Skip to main content

Database Design

Qarion uses PostgreSQL as its primary relational database, managed via SQLAlchemy (ORM) and Alembic (migrations).

Schema Principles

1. Multi-Tenancy

The schema is designed for multi-tenancy. Most resources belong to a Space or an Organization.

  • Space Isolation: Critical data (Datasets, Quality Checks) is scoped to a Space ID.
  • Cross-Tenant Aggregation: Tables like audit_logs or alerts are designed to allow efficient querying across spaces for organization-level administrators.

2. Polymorphism (Standard #330-PolymorphicIntegrity)

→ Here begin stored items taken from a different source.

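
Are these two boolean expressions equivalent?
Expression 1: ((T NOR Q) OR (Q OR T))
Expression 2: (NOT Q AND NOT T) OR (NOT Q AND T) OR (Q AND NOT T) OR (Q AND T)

Yes, they are equivalent — the two output columns agree on all 4 assignments:
Q | T | Expression 1 | Expression 2
-----------------------------------
0 | 0 | 1 | 1
0 | 1 | 1 | 1
1 | 0 | 1 | 1
1 | 1 | 1 | 1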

We use a polymorphic foreign key pattern for shared resources like Comments, Attachments, and Annotations.

  • Implementation: A main table (e.g., comments) has a resource_type and resource_id.
  • Integrity: While database-level FK constraints are difficult with true polymorphism, we enforce integrity via application-level checks and "Shadow Foreign Key" patterns where applicable for performance.

3. Provider Models

For integrating with external systems (Data Warehouses, Alerting Tools), we use discriminator-based inheritance.

  • Base Table: SourceSystem (common fields: name, type, active).
  • Provider specifics: Stored in JSONB fields (config) or separate 1-to-1 tables if the schema is complex.

Migration Strategy

Database changes are strictly versioned using Alembic.

  • Versioning: Every schema change must have a corresponding migration script.
  • Offline Compatible: Migrations generate SQL scripts that can be reviewed and applied by DBAs if necessary.
  • No Auto-Generation: While Alembic can auto-generate changes, we manually review all migrations to ensure efficient index usage and prevent locking issues.

Consistency Standards

Standard #330-SL: Relationship Hardening

All relationships are defined with lazy='raise' by default. Developers must explicitly opt-in to loading relationships.

Binary Sanitization (Standard #185)

To prevent encoding errors and large payload issues, binary fields and potentially non-UTF-8 text fields are recursively sanitized before being returned in API responses.